At 04:53 PM 7/27/1999 BST, Dave Kelly wrote:
I've got a bit of a problemette at the moment. Our network is an amalgamation of Windows 9x, Windows NT (Workstation and Server), SuSE Linux and MacOS machines. The Windows machines are all on a TCP/IP ethernet, with the MacOS machines on their own little AppleTalk network. The Linux machines are NFS/NIS sharing to each other. I'd like to integrate all of the different networks into one, so that all of the resources are sharable.
I've begin to do this by moving over to TCP/IP. I've been trying to use Samba, and have successfully managed to get Windows to connect to a Linux machine. The other way around, however, is a big no-no. I can't, and I've tried many times, to get Linux to access a Windows share. I have yet to try it with MacOS, but expect the same, if not more, problems.

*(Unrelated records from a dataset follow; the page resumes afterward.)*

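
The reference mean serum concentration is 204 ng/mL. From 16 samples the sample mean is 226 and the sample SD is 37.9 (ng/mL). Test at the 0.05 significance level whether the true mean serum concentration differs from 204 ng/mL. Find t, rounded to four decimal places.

H0: μ = 204; H1: μ ≠ 204 (one-sample t-test, two-sided).
t = (x̄ − μ₀)/(s/√n) = (226 − 204)/(37.9/√16) = 2.3219
df = n − 1 = 15
Two-sided p-value ≈ 0.0347
Since p ≈ 0.0347 < α = 0.05, reject H0; the evidence is statistically significant.

2.3219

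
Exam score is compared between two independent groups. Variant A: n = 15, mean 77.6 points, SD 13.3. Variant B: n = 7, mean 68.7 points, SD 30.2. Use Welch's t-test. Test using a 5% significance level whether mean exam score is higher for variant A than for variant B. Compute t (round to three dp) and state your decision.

Let group 1 = variant A, group 2 = variant B. H0: μ_1 = μ_2; H1: μ_1 > μ_2 (Welch's two-sample t-test, right-tailed).
t = (x̄_1 − x̄_2)/√(s_1²/n_1 + s_2²/n_2) = (77.6 − 68.7)/√(13.3²/15 + 30.2²/7) = 0.747
Welch–Satterthwaite df ≈ 7.11
p-value = P(T ≥ 0.747) ≈ 0.2396
Since p ≈ 0.2396 > α = 0.05, fail to reject H0; the data do not provide sufficient evidence against H0.

t = 0.747; fail to reject H0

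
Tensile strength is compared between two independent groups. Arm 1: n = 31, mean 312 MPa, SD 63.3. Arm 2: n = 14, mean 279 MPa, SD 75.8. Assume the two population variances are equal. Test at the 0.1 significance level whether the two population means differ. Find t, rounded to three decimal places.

1.522

Let group 1 = arm 1, group 2 = arm 2. H0: μ_1 = μ_2; H1: μ_1 ≠ μ_2 (two-sample pooled-variance t-test, two-sided).
s_p² = [(31−1)·63.3² + (14−1)·75.8²]/(31+14−2) = 4532.56
t = (312 − 279)/√[4532.56·(1/31 + 1/14)] = 1.522
df = n₁ + n₂ − 2 = 43
Two-sided p-value ≈ 0.1353
Since p ≈ 0.1353 > α = 0.1, fail to reject H0; the evidence is not statistically significant.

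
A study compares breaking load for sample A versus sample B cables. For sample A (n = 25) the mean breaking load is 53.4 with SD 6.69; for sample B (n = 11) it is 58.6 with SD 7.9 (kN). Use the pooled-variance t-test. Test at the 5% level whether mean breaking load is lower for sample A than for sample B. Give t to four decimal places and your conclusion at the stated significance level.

t = -2.0336; reject H0

Let group 1 = sample A, group 2 = sample B. H0: μ_1 = μ_2; H1: μ_1 < μ_2 (two-sample pooled-variance t-test, left-tailed).
s_p² = [(25−1)·6.69² + (11−1)·7.9²]/(25+11−2) = 49.9484
t = (53.4 − 58.6)/√[49.9484·(1/25 + 1/11)] = -2.0336
df = n₁ + n₂ − 2 = 34
p-value = P(T ≤ -2.0336) ≈ 0.025
Since p ≈ 0.025 < α = 0.05, reject H0; the evidence is statistically significant.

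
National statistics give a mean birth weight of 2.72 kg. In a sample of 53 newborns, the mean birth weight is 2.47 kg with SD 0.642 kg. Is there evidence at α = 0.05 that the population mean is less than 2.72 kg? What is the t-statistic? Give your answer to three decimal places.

H0: μ = 2.72; H1: μ < 2.72 (one-sample t-test, left-tailed).
t = (x̄ − μ₀)/(s/√n) = (2.47 − 2.72)/(0.642/√53) = -2.835
df = n − 1 = 52
p-value = P(T ≤ -2.835) ≈ 0.0033
Since p ≈ 0.0033 < α = 0.05, reject H0; the evidence is statistically significant.

-2.835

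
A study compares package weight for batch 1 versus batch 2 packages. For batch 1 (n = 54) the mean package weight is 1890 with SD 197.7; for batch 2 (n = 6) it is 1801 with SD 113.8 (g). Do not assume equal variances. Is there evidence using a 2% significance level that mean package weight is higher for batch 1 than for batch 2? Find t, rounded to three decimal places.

1.658

Let group 1 = batch 1, group 2 = batch 2. H0: μ_1 = μ_2; H1: μ_1 > μ_2 (Welch's two-sample t-test, right-tailed).
t = (x̄_1 − x̄_2)/√(s_1²/n_1 + s_2²/n_2) = (1890 − 1801)/√(197.7²/54 + 113.8²/6) = 1.658
Welch–Satterthwaite df ≈ 8.82
p-value = P(T ≥ 1.658) ≈ 0.066
Since p ≈ 0.066 > α = 0.02, fail to reject H0; the data do not provide sufficient evidence against H0.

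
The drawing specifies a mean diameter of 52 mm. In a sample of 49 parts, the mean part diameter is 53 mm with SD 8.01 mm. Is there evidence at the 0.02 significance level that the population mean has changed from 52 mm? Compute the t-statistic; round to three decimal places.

0.874

H0: μ = 52; H1: μ ≠ 52 (one-sample t-test, two-sided).
t = (x̄ − μ₀)/(s/√n) = (53 − 52)/(8.01/√49) = 0.874
df = n − 1 = 48
Two-sided p-value ≈ 0.387
Since p ≈ 0.387 > α = 0.02, fail to reject H0; the evidence is not statistically significant.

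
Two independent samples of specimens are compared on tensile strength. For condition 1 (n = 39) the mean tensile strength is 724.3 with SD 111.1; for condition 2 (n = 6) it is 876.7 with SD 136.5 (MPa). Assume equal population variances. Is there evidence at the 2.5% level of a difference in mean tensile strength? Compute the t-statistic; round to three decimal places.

Let group 1 = condition 1, group 2 = condition 2. H0: μ_1 = μ_2; H1: μ_1 ≠ μ_2 (two-sample pooled-variance t-test, two-sided).
s_p² = [(39−1)·111.1² + (6−1)·136.5²]/(39+6−2) = 13074.5
t = (724.3 − 876.7)/√[13074.5·(1/39 + 1/6)] = -3.039
df = n₁ + n₂ − 2 = 43
Two-sided p-value ≈ 0.0040
Since p ≈ 0.0040 < α = 0.025, reject H0; the data support H1.

-3.039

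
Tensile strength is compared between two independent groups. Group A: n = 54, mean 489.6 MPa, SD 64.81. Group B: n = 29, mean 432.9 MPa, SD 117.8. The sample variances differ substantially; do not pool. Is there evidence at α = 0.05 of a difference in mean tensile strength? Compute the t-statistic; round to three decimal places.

2.404

Let group 1 = group A, group 2 = group B. H0: μ_1 = μ_2; H1: μ_1 ≠ μ_2 (Welch's two-sample t-test, two-sided).
t = (x̄_1 − x̄_2)/√(s_1²/n_1 + s_2²/n_2) = (489.6 − 432.9)/√(64.81²/54 + 117.8²/29) = 2.404
Welch–Satterthwaite df ≈ 37.32
Two-sided p-value ≈ 0.021
Since p ≈ 0.021 < α = 0.05, reject H0; the evidence is statistically significant.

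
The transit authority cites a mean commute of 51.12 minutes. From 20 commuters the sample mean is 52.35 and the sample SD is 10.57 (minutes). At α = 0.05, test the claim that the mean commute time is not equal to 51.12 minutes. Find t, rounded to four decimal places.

0.5204

H0: μ = 51.12; H1: μ ≠ 51.12 (one-sample t-test, two-sided).
t = (x̄ − μ₀)/(s/√n) = (52.35 − 51.12)/(10.57/√20) = 0.5204
df = n − 1 = 19
Two-sided p-value ≈ 0.6088
Since p ≈ 0.6088 > α = 0.05, fail to reject H0; the data do not provide sufficient evidence against H0.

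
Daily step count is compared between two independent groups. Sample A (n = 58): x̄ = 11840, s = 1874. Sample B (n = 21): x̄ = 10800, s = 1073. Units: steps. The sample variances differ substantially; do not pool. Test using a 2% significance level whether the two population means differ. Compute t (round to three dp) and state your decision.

Let group 1 = sample A, group 2 = sample B. H0: μ_1 = μ_2; H1: μ_1 ≠ μ_2 (Welch's two-sample t-test, two-sided).
t = (x̄_1 − x̄_2)/√(s_1²/n_1 + s_2²/n_2) = (11840 − 10800)/√(1874²/58 + 1073²/21) = 3.062
Welch–Satterthwaite df ≈ 62.03
Two-sided p-value ≈ 0.0033
Since p ≈ 0.0033 < α = 0.02, reject H0; the data support H1.

t = 3.062; reject H0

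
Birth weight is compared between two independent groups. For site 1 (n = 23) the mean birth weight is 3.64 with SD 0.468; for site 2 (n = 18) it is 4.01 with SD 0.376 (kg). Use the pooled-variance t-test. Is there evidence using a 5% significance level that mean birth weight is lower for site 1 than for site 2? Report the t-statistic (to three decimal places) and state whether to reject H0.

Let group 1 = site 1, group 2 = site 2. H0: μ_1 = μ_2; H1: μ_1 < μ_2 (two-sample pooled-variance t-test, left-tailed).
s_p² = [(23−1)·0.468² + (18−1)·0.376²]/(23+18−2) = 0.185177
t = (3.64 − 4.01)/√[0.185177·(1/23 + 1/18)] = -2.732
df = n₁ + n₂ − 2 = 39
p-value = P(T ≤ -2.732) ≈ 0.005
Since p ≈ 0.005 < α = 0.05, reject H0; the evidence is statistically significant.

t = -2.732; reject H0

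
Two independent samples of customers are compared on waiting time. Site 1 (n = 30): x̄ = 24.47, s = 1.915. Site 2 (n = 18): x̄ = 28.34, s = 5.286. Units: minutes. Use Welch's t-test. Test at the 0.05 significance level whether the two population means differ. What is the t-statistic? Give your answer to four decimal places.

-2.9906

Let group 1 = site 1, group 2 = site 2. H0: μ_1 = μ_2; H1: μ_1 ≠ μ_2 (Welch's two-sample t-test, two-sided).
t = (x̄_1 − x̄_2)/√(s_1²/n_1 + s_2²/n_2) = (24.47 − 28.34)/√(1.915²/30 + 5.286²/18) = -2.9906
Welch–Satterthwaite df ≈ 19.71
Two-sided p-value ≈ 0.0073
Since p ≈ 0.0073 < α = 0.05, reject H0; the evidence is statistically significant.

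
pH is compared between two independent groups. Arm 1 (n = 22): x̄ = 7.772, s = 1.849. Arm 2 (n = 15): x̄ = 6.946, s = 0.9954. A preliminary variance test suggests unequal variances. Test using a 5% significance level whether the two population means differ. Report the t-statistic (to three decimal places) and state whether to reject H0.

t = 1.755; fail to reject H0

Let group 1 = arm 1, group 2 = arm 2. H0: μ_1 = μ_2; H1: μ_1 ≠ μ_2 (Welch's two-sample t-test, two-sided).
t = (x̄_1 − x̄_2)/√(s_1²/n_1 + s_2²/n_2) = (7.772 − 6.946)/√(1.849²/22 + 0.9954²/15) = 1.755
Welch–Satterthwaite df ≈ 33.55
Two-sided p-value ≈ 0.088
Since p ≈ 0.088 > α = 0.05, fail to reject H0; the data do not provide sufficient evidence against H0.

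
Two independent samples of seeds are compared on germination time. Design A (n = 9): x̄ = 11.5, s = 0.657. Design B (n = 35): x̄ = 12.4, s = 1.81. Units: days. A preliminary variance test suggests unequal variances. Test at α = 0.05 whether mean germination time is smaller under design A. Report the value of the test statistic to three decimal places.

-2.392

Let group 1 = design A, group 2 = design B. H0: μ_1 = μ_2; H1: μ_1 < μ_2 (Welch's two-sample t-test, left-tailed).
t = (x̄_1 − x̄_2)/√(s_1²/n_1 + s_2²/n_2) = (11.5 − 12.4)/√(0.657²/9 + 1.81²/35) = -2.392
Welch–Satterthwaite df ≈ 36.76
p-value = P(T ≤ -2.392) ≈ 0.0110
Since p ≈ 0.0110 < α = 0.05, reject H0; the evidence is statistically significant.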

Any suggestions as to how I can get the Linux boxes to see Windows? I need all of the machines, and can't move them all to Linux (much to my despair). Any help would be appreciated!
are you using smbmount to do this ? if so what are the errors you get. Can you ping back and forth ? What version of suse , and samba are you using . The more info you can post , the more likely some one can help. what you are doing makes sence. You will want to spend some time orginizuing it all. With samba you can "trick" all the others into thinking is a server. If you have more than a dozen machines , you will want to quit it down a bit. You can staqt by adding all the tcp/ip Numbsers and machine / workgroup names in the host. You can also make the samba do the name translation , Wins I think. Not sure thought. am new at this.